Fritiof Fryxell, noted mountain climber of numerous Teton Range peaks, geologist and Grand Teton National Park naturalist, concluded that the stone had weathering that indicated that the inscriptions were likely made in the year indicated. Fryxell also believed that the Beards were not familiar with John Colter or his explorations. However the stone has not been fully authenticated to have been carved by Colter. If the stone is an actual carving made by Colter, in the year inscribed, it would coincide with the period he is known to have been in the region, and that he did cross the Teton Range and descend into Idaho, as descriptions he dictated to William Clark indicate.

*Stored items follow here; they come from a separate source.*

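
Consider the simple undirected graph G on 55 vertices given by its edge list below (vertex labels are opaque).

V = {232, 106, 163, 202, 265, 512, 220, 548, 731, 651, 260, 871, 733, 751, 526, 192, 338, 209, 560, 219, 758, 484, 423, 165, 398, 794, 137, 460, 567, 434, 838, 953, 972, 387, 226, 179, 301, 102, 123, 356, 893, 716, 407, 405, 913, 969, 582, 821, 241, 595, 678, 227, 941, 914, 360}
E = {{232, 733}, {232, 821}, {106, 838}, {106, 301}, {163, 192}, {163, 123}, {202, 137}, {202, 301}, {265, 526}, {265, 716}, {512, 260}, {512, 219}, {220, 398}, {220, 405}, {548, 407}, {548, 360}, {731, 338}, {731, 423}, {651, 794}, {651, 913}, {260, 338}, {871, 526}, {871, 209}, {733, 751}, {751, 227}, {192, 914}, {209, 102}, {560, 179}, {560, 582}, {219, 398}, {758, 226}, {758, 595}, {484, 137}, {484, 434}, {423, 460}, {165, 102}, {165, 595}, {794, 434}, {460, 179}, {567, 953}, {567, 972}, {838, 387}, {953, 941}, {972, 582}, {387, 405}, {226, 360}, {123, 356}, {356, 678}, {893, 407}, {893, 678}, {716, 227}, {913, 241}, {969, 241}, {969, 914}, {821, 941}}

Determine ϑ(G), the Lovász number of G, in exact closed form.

55*cos(pi/55)/(cos(pi/55) + 1)

Vertex 941 has 2 neighbors: 953, 821.
deg(192) = 2; N(192) = {163, 914}.
Vertex 260 has 2 neighbors: 512, 338.
deg(913) = 2; N(913) = {651, 241}.
Regular of degree 2 on 55 vertices: a single 55-cycle (edge-transitive).
A has 28 distinct eigenvalues ≈ [2.0, 1.986963, 1.948024, 1.883689, 1.794797, 1.682507, 1.548283, 1.393875, 1.221296, 1.032795, 0.83083, 0.618034, 0.397181, 0.17115, -0.057112, -0.28463, -0.508437, -0.725615, -0.933335, -1.128886, -1.309721, -1.473482, -1.618034, -1.741492, -1.842247, -1.918986, -1.970708, -1.996738].
ϑ = −N·λ_min/(λ_max−λ_min) = −55·(-2*cos(pi/55))/(2−(-2*cos(pi/55))) = 55*cos(pi/55)/(cos(pi/55) + 1).
ϑ(G) ≈ 27.477556878.
α=27, χ(Ḡ)=28; ϑ=55*cos(pi/55)/(cos(pi/55) + 1) lies between (both strict).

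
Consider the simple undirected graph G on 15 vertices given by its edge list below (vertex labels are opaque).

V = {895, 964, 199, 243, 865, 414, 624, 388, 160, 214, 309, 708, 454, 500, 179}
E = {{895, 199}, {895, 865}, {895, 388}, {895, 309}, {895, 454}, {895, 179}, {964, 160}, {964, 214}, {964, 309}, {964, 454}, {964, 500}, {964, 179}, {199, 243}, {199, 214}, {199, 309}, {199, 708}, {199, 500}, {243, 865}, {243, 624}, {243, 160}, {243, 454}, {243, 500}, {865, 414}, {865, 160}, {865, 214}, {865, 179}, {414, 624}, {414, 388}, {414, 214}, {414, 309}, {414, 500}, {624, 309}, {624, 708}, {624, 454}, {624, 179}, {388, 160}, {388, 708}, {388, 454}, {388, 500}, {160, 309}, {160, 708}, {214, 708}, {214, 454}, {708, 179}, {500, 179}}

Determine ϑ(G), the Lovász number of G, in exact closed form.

Vertex 179 has 6 neighbors: 895, 964, 865, 624, 708, 500.
deg(500) = 6; N(500) = {964, 199, 243, 414, 388, 179}.
Vertex 214 has 6 neighbors: 964, 199, 865, 414, 708, 454.
N(454) = {895, 964, 243, 624, 388, 214}, |N(454)| = 6.
6-regular, N=15; this is K(6,2), the Kneser graph.
A has 3 distinct eigenvalues ≈ [6.0, 1.0, -3.0].
Lovász: ϑ = −15(-3)/(6+-1*(-3)) = 5.
ϑ(G) ≈ 5.00000.

5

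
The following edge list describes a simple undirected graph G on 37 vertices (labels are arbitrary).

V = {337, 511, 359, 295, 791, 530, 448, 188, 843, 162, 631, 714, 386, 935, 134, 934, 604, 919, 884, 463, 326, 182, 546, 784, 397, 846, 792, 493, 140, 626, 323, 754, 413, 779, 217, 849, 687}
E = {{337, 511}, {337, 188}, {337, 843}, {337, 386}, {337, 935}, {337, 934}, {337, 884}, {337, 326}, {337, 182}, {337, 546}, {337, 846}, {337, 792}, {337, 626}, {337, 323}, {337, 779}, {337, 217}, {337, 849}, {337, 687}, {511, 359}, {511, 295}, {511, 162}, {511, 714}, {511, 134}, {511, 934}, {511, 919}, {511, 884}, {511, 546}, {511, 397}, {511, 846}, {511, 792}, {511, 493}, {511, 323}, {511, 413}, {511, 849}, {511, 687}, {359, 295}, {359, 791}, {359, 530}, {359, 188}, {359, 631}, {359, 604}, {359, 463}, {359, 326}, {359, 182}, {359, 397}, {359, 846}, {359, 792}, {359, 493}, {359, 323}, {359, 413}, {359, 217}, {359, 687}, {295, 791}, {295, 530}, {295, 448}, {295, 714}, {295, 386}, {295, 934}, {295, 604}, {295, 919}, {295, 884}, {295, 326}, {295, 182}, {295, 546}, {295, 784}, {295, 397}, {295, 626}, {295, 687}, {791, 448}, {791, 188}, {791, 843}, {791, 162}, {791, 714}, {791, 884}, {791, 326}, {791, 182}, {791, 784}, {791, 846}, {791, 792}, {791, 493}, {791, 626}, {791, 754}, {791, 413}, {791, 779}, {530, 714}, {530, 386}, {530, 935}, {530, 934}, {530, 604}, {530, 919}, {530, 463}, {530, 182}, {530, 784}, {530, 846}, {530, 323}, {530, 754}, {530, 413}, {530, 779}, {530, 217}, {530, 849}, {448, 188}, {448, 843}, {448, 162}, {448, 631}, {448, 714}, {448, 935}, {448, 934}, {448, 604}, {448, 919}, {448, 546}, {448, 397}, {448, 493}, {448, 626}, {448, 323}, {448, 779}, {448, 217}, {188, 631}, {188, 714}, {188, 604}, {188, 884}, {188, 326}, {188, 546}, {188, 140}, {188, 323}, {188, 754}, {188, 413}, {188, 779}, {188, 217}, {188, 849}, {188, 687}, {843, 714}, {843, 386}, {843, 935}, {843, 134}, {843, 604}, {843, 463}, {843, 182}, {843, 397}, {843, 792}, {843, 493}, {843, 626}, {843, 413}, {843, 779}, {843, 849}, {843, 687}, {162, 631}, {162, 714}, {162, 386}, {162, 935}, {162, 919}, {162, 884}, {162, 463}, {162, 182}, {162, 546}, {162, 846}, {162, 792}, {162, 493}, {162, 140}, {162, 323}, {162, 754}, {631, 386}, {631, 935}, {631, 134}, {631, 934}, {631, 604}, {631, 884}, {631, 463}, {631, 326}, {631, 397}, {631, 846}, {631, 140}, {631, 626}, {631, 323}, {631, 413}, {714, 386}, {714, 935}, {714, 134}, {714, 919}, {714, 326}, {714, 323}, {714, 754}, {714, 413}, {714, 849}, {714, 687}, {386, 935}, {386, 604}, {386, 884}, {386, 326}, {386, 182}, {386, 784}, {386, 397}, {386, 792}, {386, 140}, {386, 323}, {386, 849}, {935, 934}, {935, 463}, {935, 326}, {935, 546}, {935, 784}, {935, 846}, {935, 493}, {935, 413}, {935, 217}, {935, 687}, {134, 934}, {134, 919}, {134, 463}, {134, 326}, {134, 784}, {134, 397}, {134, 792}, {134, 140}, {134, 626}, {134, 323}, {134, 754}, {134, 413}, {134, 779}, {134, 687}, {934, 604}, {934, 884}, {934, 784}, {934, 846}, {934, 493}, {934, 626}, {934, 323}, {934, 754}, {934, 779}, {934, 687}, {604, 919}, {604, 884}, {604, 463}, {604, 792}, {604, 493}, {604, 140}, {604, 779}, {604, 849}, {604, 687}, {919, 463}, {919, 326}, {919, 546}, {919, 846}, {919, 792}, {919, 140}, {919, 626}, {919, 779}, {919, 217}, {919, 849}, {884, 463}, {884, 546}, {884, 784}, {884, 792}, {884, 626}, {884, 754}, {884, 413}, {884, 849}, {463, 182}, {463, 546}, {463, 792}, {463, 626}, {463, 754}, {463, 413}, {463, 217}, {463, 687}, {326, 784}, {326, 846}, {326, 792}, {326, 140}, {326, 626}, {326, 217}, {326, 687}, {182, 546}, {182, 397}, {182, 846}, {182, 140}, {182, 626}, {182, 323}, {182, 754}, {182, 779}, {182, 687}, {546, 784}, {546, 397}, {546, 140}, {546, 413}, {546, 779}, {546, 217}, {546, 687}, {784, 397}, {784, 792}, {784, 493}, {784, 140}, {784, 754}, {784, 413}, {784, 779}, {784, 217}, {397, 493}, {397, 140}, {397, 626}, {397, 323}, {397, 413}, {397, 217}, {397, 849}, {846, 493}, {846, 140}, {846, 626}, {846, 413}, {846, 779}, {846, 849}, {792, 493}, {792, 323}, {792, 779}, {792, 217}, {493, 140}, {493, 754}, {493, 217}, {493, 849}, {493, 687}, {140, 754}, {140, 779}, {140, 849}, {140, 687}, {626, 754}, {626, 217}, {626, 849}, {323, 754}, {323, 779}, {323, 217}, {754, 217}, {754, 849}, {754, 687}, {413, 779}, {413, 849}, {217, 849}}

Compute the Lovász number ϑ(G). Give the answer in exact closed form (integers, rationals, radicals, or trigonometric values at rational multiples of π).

N(849) = {337, 511, 530, 188, 843, 714, 386, 604, 919, 884, 397, 846, 493, 140, 626, 754, 413, 217}, |N(849)| = 18.
N(162) = {511, 791, 448, 631, 714, 386, 935, 919, 884, 463, 182, 546, 846, 792, 493, 140, 323, 754}, |N(162)| = 18.
Vertex 631 has 18 neighbors: 359, 448, 188, 162, 386, 935, 134, 934, 604, 884, 463, 326, 397, 846, 140, 626, 323, 413.
deg(919) = 18; N(919) = {511, 295, 530, 448, 162, 714, 134, 604, 463, 326, 546, 846, 792, 140, 626, 779, 217, 849}.
37-vertex 18-regular graph: Paley(37): SR with (k,λ,μ)=(18,8,9).
The 3 distinct eigenvalues: [18.0, 2.541, -3.541].
With N=37: ϑ(G) = 37·(-(-sqrt(37)/2 - 1/2))/(18−(-sqrt(37)/2 - 1/2)) = sqrt(37).
= 6.0828… (decimal).

sqrt(37)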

Another possible artifact of Colter's was discovered within Yellowstone National Park in the 1880s. A log with the carved initials "J C" underneath a large X was discovered by Philip Ashton Rollins near Coulter Creek, a coincidentally named stream of no relation to Colter. Rollins and his party determined that the carving was roughly eighty years old. The artifact was lost by Yellowstone employees around 1890 while being transferred to the park museum.